Flood Defence Return

Another year, another submerged part of England. This time the Lake District.

Fallout was quick. After 2009 suffered “once-in-100-yr” rains in the region, £38m got spent on new barriers.

They were even apparently over-engineered to withstand a water-level rise to 7.2m. Yet walls crumbled when faced with a “country mile” beyond that. This weekend saw a 7.9m peak.

Flaws of empiricism abound. You can never be certain past performance points accurately forward. For Climate Change, sub in unknown variable alterations where you can. Then there’s the general slating of meteorologists. Although noting the triumph for storm naming conventions now begun (it was Desmond this time).

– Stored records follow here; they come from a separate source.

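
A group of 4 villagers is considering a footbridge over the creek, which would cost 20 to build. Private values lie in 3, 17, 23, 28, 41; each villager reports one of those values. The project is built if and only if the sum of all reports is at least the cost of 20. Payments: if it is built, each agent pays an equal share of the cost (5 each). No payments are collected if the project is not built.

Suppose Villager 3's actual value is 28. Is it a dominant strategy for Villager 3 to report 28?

Check each profile of the others' reports and compare truth against every alternative report.
Others report (3, 3, 3): truth gives 23, best alternative gives 23.
Others report (3, 3, 17): truth gives 23, best alternative gives 23.
Others report (3, 3, 23): truth gives 23, best alternative gives 23.
Others report (3, 3, 28): truth gives 23, best alternative gives 23.
Others report (3, 3, 41): truth gives 23, best alternative gives 23.
Others report (3, 17, 3): truth gives 23, best alternative gives 23.
(Remaining 119 profiles checked similarly; truth is weakly best in each.)
In every case the truthful report is at least as good as any alternative, so it is a dominant strategy.

Yes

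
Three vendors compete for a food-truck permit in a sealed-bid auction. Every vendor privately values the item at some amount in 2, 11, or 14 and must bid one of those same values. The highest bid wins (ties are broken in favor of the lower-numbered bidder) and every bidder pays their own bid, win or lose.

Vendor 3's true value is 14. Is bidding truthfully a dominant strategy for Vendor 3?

No

Consider the case where Vendor 1 bids 2 and Vendor 2 bids 2.
Truthful bid 14: wins, pays 14, utility 14 - 14 = 0.
Bid 11 instead: wins, pays 11, utility 14 - 11 = 3.
Since 3 > 0, bidding 11 is strictly better here, so truthful bidding is not dominant.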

Then I learn this fascinating government RoI calc;

for every £1 spent on flood defences,
there must be £8 of economic benefit.

That’s quite a number.

I’ve blogged on similar stipulations before (7 being another potentially arbitrary factor & Andersen’s 3.53 on training).

The facts are that some force of nature on your bid buyer-side is thinking hard about the proposed payback. Speed, weight and chance.

UK environmental planners expect an eight-fold Return.

Do you know where your buyer figure is set?

Knowing how high their walls stand, and why, and your sandbags are likely to be uniquely positioned to keep everything dry.